Realism Or Emotionalism: A Gaza Decision!
As the mounting death toll of IDF personnel in Gaza grows every day the conflict continues, we must ask the question: is Israel approaching the moment of realism, the correct perception of the characteristics of events or facts or persons without the distortions produced by feelings like hope or fear or love or hate, or by disposition to idealise or depreciate, or anything else that interferes with accurate observation as a result of emotional pressure of some kind.
I believe this is a question Israel’s leaders will have to answer in the not-too-distant future. As the bodies are brought home from Gaza, their families and those who still have sons and daughters on the frontline will inevitably want to know how long they must endure the heartache of not knowing if their husbands, fathers, brothers, sons and daughters will become another sad statistic because of October 7.

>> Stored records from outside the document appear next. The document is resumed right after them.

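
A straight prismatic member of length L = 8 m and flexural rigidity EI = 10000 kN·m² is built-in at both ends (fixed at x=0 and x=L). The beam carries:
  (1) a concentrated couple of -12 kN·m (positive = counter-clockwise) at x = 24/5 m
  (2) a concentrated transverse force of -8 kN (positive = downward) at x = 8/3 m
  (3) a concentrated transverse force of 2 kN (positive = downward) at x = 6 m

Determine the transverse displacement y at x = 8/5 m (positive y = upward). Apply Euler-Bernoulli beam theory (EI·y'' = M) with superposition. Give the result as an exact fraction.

Load 1 — applied couple M₀=-12 kN·m at a=24/5 m (b=L-a=16/5):
  y_1 = (R_Ax³/6 - M_Ax²/2)/EI  [x≤a] with R_A=-54/25, M_A=-96/25 = ((-54/25)·(8/5)³/6 - (-96/25)·(8/5)²/2)/10000 = 672/1953125 m
Load 2 — point force P=-8 kN at a=8/3 m (b=L-a=16/3):
  y_2 = -Pb²x²(3aL-(3a+b)x)/(6L³EI)  [x≤a] = -(-8)·(16/3)²·(8/5)²·(3·(8/3)·8-(3·(8/3)+(16/3))·(8/5))/(6·8³·10000) = 1024/1265625 m
Load 3 — point force P=2 kN at a=6 m (b=L-a=2):
  y_3 = -Pb²x²(3aL-(3a+b)x)/(6L³EI)  [x≤a] = -2·2²·(8/5)²·(3·6·8-(3·6+2)·(8/5))/(6·8³·10000) = -7/93750 m
Superposition: y = Σ y_i = 341239/316406250 m ≈ 0.001078 m

y(8/5) = 341239/316406250 m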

Realistically, there is only one answer. An unflinching vision of reality that demands the ruin and total destruction of the enemy for however long it may take. Anything less would be a contemptible evasion of the facts by the government, which would be shrinking from reality and living in a fool’s paradise. Leaders who had deceived themselves into thinking that some peace and coexistence could be achieved between Israel and its sworn enemy.
This capitulation would lead to our people’s violent destruction—courtesy of men who could not face the truth. In the coming days, painful decisions will have to be made, and it is hoped the decision to ignore International and domestic pressure to make a settlement with Hamas is the one taken, for it’s the only decision with a future.